President Joe Biden’s administration announced on Monday the lifting of a series of restrictions on Cuba, including on immigration procedures, money transfers and air connections.

These are “positive measures, but of very limited scope”, also estimated the head of Cuban diplomacy in a statement published on the ministry’s website.

He pointed out that these are “some of President Biden’s promises during the 2020 election campaign to alleviate the inhuman decisions made by President Trump’s administration, which have tightened the blockade to unprecedented levels, and the policy of maximum pressure since then applied against our country”.

But “the announcements in no way modify the blockade or the main economic siege measures taken by Trump” and “do not eliminate travel bans (to Cuba, editor’s note) for Americans”.

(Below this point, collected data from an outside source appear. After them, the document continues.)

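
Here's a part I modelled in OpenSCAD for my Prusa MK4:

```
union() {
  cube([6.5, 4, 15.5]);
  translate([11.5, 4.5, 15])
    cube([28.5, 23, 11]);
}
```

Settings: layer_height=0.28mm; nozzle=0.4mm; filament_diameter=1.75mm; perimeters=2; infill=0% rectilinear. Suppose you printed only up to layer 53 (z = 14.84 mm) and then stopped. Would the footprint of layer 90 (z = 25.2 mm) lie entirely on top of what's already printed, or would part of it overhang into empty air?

Compare the two slices. At z = 14.84: the 6.5×4 cube contributes its full rectangle (area 26.00 mm²); the cube at (11.5, 4.5) is absent (z outside [15, 26]); Taking the union: only the 6.5×4 cube is present, so the union is just that shape — area = 26.00 mm². At z = 25.2: the cube is not intersected at this z (z outside [0, 15.5]); the cube at (11.5, 4.5) (footprint 28.5×23) is included at this height (area 655.50 mm²); Combining (union): only the 28.5×23 cube at (11.5, 4.5) is present, so the union is just that shape — area = 655.50 mm². Checking containment: at z = 25.2 the cross-section extends beyond the z = 14.84 cross-section by about 655.50 mm².

part overhangs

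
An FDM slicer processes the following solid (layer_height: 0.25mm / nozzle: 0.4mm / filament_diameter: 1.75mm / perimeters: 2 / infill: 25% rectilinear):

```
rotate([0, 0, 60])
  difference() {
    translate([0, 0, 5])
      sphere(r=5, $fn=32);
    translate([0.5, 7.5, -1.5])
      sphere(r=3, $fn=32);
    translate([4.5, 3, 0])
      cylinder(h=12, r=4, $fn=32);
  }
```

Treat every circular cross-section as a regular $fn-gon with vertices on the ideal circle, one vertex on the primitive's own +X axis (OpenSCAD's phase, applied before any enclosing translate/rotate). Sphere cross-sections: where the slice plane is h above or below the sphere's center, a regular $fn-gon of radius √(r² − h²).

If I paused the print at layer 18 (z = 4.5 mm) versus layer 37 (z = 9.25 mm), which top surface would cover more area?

layer 18 (z = 4.5 mm)

Layer 18 (z = 4.5): the r=5 sphere contributes a regular 32-gon of circumradius √(5²−0.5²) = 4.975 (area = (32/2)·4.975²·sin(360°/32) = 77.26 mm²); the sphere at (0.5, 7.5) does not reach this height (|z−center|=6.000 > r=3); the r=4 cylinder at (4.5, 3) contributes a regular 32-gon of circumradius 4 (area = (32/2)·4.000²·sin(360°/32) = 49.94 mm²); After the difference (first − rest): starting from the r=5 sphere (77.26 mm²), the r=4 cylinder at (4.5, 3) partially overlaps it — only the 17.42 mm² overlap (of its 49.94 mm²) is removed, clipping the outline — area = 59.84 mm²; (rotated 60° about Z; rotation is an isometry so areas/perimeters/island counts are preserved). So its area = 59.84 mm². Layer 37 (z = 9.25): the r=5 sphere slices to a regular 32-gon of circumradius 2.634 (√(r²−h²) with h=4.25 from center) (area = (32/2)·2.634²·sin(360°/32) = 21.66 mm²); the sphere at (0.5, 7.5) is absent (|z−center|=10.750 > r=3); the r=4 cylinder at (4.5, 3) contributes a regular 32-gon of circumradius 4 (area = (32/2)·4.000²·sin(360°/32) = 49.94 mm²); After the difference (first − rest): starting from the r=5 sphere (21.66 mm²), the r=4 cylinder at (4.5, 3) partially overlaps it — only the 3.03 mm² overlap (of its 49.94 mm²) is removed, clipping the outline — area = 18.62 mm²; (rotated 60° about Z; rotation is an isometry so areas/perimeters/island counts are preserved). So its area = 18.62 mm². Layer 18 is larger (59.84 vs 18.62 mm²).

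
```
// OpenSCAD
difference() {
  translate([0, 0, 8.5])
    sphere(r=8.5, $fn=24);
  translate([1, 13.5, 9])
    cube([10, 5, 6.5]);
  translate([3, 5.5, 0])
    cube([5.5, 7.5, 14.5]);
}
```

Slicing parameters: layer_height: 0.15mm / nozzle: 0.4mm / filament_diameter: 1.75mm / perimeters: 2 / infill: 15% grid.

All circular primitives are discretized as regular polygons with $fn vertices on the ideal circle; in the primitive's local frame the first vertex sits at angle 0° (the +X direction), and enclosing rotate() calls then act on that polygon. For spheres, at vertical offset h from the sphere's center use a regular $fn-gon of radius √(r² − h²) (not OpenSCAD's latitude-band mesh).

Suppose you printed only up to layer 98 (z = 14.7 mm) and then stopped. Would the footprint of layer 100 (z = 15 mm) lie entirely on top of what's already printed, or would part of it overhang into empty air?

entirely on top

Compare the two slices. At z = 14.7: the r=8.5 sphere slices to a regular 24-gon of circumradius 5.815 (√(r²−h²) with h=6.2 from center) (area = (24/2)·5.815²·sin(360°/24) = 105.01 mm²); the 10×5 cube at (1, 13.5) contributes its full rectangle (area 50.00 mm²); the cube at (3, 5.5) is absent (z outside [0, 14.5]); Subtracting the remaining from the first: starting from the r=8.5 sphere (105.01 mm²), the 10×5 cube at (1, 13.5) misses the remaining region (no effect) — area = 105.01 mm². At z = 15: the sphere: section is a regular 24-gon, circumradius = √(r²−h²) = √(8.5²−6.5²) = 5.477 (area = (24/2)·5.477²·sin(360°/24) = 93.17 mm²); the cube at (1, 13.5) is present — its section is the full 10×5 rectangle (area 50.00 mm²); the cube at (3, 5.5) is not intersected at this z (z outside [0, 14.5]); Subtracting the remaining from the first: starting from the r=8.5 sphere (93.17 mm²), the 10×5 cube at (1, 13.5) misses the remaining region (no effect) — area = 93.17 mm². Checking containment: the cross-section at z = 15 is a subset of the cross-section at z = 14.7.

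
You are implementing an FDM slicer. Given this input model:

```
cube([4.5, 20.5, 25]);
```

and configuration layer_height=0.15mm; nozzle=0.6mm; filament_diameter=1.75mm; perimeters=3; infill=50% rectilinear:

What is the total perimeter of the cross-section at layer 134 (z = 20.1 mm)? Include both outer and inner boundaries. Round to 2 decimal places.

At z = 20.1 mm: the 4.5×20.5 cube contributes its full rectangle (perimeter 50.00 mm). Overall, the cross-section is a single solid region. Total boundary length (outer) = 50.00 mm.

50.00 mm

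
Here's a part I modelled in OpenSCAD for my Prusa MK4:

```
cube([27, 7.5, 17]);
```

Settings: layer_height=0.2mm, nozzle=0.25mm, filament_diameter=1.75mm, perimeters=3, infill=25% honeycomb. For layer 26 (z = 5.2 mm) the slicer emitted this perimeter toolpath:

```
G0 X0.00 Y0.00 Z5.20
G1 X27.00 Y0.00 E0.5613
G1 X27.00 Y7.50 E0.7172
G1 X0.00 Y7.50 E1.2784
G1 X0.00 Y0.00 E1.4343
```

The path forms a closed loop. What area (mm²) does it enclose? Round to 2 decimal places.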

Above all, “it does not negate the arbitrary and fraudulent placement of Cuba on the State Department’s list of countries that allegedly support terrorism, one of the main causes of the difficulties that Cuba faces in its commercial and financial transactions in many places around the world.

The minister, however, underlines the “willingness” of his government “to enter into a respectful dialogue on an equal footing with the government of the United States”.

After the historic rapprochement between Cuba and the United States between 2014 and 2016, under President Barack Obama, relations between the two countries cooled again with a salvo of sanctions from the Donald Trump administration, until now all maintained by the Biden administration.